Banu Özyürek’in ilk öykü kitabı Bir Günü Bitirme Sanatı, edebiyatın sadece genel sosyolojik okumalarla değil mikro sosyolojilerle de güzel bir birliktelik oluşturabileceğinin bir örneği
Sosyoloji ve psikolojinin ezeli savaşının temel nedeni esasında her iki bilimin de çıkışında pozitivizmin etkin olması. Aslında çalışma alanları, birçok başka sosyal bilimle olduğu gibi, birbirleriyle de büyük oranda kesişen bu iki bilim dalı, tanımlama, ayrıştırma ve kategorize etme mantığının bir kurbanı olarak yıllarca diğerini yok sayarak araştırmalarını sürdürmüş ve kuramlarını bu minvalde geliştirmişlerdir.
İkinci Dünya Savaşı’nın ardından, özellikle sosyolojide, büyük kuramsal söylemler, yerini yavaş yavaş daha mikro düzeyde çalışmalara bırakmış ve böylece de diğer sosyal bilimlerle flört başlamıştır. Toplumu ve insanı anlamak adına, daha verimli bir dönemin kapısı açılmıştır. Bunu söylerken bahsi geçen kuramsal söylemleri inkâr ediyor değilim, yalnızca yeterli olmadıklarını düşünüyorum. Mesela “yabancılaşma” kavramından örnek verelim. Bunun neden kaynaklandığını ve genel olarak ne demek olduğunu açıklıyor kuramlar. Ama bu yabancılaşmanın farklı tezahürleri, farklı görünümleri olacağını; belki farklı toplumsal problemlerle birleştiğinde bambaşka formlara bürüneceğini açıklamıyor.
Mikro sosyolojiye edebi bir katkı
Banu Özyürek, Bir Günü Bitirme Sanatı’ndaki öykülerinde işlediği karakterlerde, aslında bahsi geçen mikro sosyolojiye edebi bir katkı sunuyor. Toplumsallıktan, insani ilişkilerden kaynaklı birtakım korkular, çeşitli takıntılar, kendine dair kimi arayışlar, zaman ve mekânla ilgili kaygılar… Tüm bunlar Özyürek’in karakterlerinin tam da hayatın içinde olduklarını, bizzat yaşadıklarını gösteren kanıtlar. Her bir ayrıntı, bahsi geçen olay örgüsünün yanında, bir psikoterapi seansına kulak misafiri olmuşuz izlenimi yaratıyor. Özyürek’in dilinin gücü ve tasvir yeteneğiyle bu kulak misafirliğine, gözümüzde canlandırdığımız sahneler eşlik ediyor ve öykülerin tamamını yalnızca kelimelerle değil, duyu organlarımızla da yaşayabiliyoruz.
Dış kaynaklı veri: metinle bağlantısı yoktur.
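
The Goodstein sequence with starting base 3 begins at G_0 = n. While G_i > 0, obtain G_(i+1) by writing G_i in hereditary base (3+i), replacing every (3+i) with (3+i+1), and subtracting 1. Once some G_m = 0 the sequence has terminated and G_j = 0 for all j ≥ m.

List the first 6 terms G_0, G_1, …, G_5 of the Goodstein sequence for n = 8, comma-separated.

G_0=8  [base 3] 2·3 + 2  →[3↦4]→  2·4 + 2 = 10  −1 ⇒ G_1=9
G_1=9  [base 4] 2·4 + 1  →[4↦5]→  2·5 + 1 = 11  −1 ⇒ G_2=10
G_2=10  [base 5] 2·5  →[5↦6]→  2·6 = 12  −1 ⇒ G_3=11
G_3=11  [base 6] 6 + 5  →[6↦7]→  7 + 5 = 12  −1 ⇒ G_4=11
G_4=11  [base 7] 7 + 4  →[7↦8]→  8 + 4 = 12  −1 ⇒ G_5=11

8, 9, 10, 11, 11, 11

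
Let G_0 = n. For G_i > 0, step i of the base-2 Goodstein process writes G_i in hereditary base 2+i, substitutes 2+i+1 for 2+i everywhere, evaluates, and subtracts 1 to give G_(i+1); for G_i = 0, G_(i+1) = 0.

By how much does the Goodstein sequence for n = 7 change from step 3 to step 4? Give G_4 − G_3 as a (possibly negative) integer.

G_0 = 7. HB_2(7) = 2^2 + 2 + 1. Bump = 31. G_1 = 30.
G_1 = 30. HB_3(30) = 3^3 + 3. Bump = 260. G_2 = 259.
G_2 = 259. HB_4(259) = 4^4 + 3. Bump = 3128. G_3 = 3127.
G_3 = 3127. HB_5(3127) = 5^5 + 2. Bump = 46658. G_4 = 46657.

43530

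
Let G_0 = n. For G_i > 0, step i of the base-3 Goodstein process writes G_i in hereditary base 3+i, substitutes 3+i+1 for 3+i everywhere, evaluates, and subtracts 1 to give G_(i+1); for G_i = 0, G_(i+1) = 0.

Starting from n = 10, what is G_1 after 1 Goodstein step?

base 3: 10 = 3^2 + 1; at 4: 4^2 + 1 = 17; next = 16
base 4: 16 = 4^2; at 5: 5^2 = 25; next = 24

16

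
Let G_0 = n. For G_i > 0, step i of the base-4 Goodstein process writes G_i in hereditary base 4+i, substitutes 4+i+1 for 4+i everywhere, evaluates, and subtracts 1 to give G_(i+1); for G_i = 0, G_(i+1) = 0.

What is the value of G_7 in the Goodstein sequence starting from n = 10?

13

10 —HB4→ 2·4 + 2 —bump→ 2·5 + 2 = 12 —(−1)→ 11
11 —HB5→ 2·5 + 1 —bump→ 2·6 + 1 = 13 —(−1)→ 12
12 —HB6→ 2·6 —bump→ 2·7 = 14 —(−1)→ 13
13 —HB7→ 7 + 6 —bump→ 8 + 6 = 14 —(−1)→ 13
13 —HB8→ 8 + 5 —bump→ 9 + 5 = 14 —(−1)→ 13
13 —HB9→ 9 + 4 —bump→ 10 + 4 = 14 —(−1)→ 13
13 —HB10→ 10 + 3 —bump→ 11 + 3 = 14 —(−1)→ 13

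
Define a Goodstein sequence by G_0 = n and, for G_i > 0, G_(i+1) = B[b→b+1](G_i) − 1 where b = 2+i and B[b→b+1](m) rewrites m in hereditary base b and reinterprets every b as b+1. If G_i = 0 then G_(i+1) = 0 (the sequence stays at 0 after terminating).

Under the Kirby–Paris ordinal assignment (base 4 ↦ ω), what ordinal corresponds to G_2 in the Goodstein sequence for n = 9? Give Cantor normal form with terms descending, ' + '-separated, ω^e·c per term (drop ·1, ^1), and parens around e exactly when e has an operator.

ω^ω·3 + ω^3·3 + ω^2·3 + ω·3 + 3

(0) 9|_2 = 2^(2 + 1) + 1 ↦ 3^(3 + 1) + 1|_3 = 82 ⇒ 81
(1) 81|_3 = 3^(3 + 1) ↦ 4^(4 + 1)|_4 = 1024 ⇒ 1023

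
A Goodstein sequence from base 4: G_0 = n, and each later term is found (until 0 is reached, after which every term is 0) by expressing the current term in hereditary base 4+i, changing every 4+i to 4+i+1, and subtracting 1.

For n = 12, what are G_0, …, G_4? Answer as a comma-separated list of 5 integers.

12, 14, 15, 16, 17

(0) 12|_4 = 3·4 ↦ 3·5|_5 = 15 ⇒ 14
(1) 14|_5 = 2·5 + 4 ↦ 2·6 + 4|_6 = 16 ⇒ 15
(2) 15|_6 = 2·6 + 3 ↦ 2·7 + 3|_7 = 17 ⇒ 16
(3) 16|_7 = 2·7 + 2 ↦ 2·8 + 2|_8 = 18 ⇒ 17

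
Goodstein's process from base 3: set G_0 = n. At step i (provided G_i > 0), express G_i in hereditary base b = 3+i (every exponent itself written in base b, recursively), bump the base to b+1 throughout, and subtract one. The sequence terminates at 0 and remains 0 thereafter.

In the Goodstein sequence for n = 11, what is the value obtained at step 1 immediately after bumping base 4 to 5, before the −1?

26

base 3: 11 = 3^2 + 2; at 4: 4^2 + 2 = 18; next = 17
base 4: 17 = 4^2 + 1; at 5: 5^2 + 1 = 26; next = 25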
Öykülerin tamamını okuduğumuzda ise şahit olduğumuz psikoterapi seansları, birleşip yerini sosyolojik bir araştırmaya bırakıyor. Çünkü izlediğimiz insanların dertlerinin, korkutucu biçimde ortak bir zemini var.
Bir Günü Bitirme Sanatı önemsenmeli
Modern hayatın boğuculuğu ve bireyleri, özellikle de kadınları, içine hapsettiği çıkışsızlık, belki de sıkışmışlık hissi, derinden derine bütün öykülere ve temelde kitaba eşlik eden zemin. Bu zemin elbette birçok farklı yazar tarafından, farklı tarzlarda kullanıldı ve kullanılmaya devam ediyor. Peki, Özyürek’i bu noktada özel kılan, ya da önemsememizi gerektirecek husus nedir?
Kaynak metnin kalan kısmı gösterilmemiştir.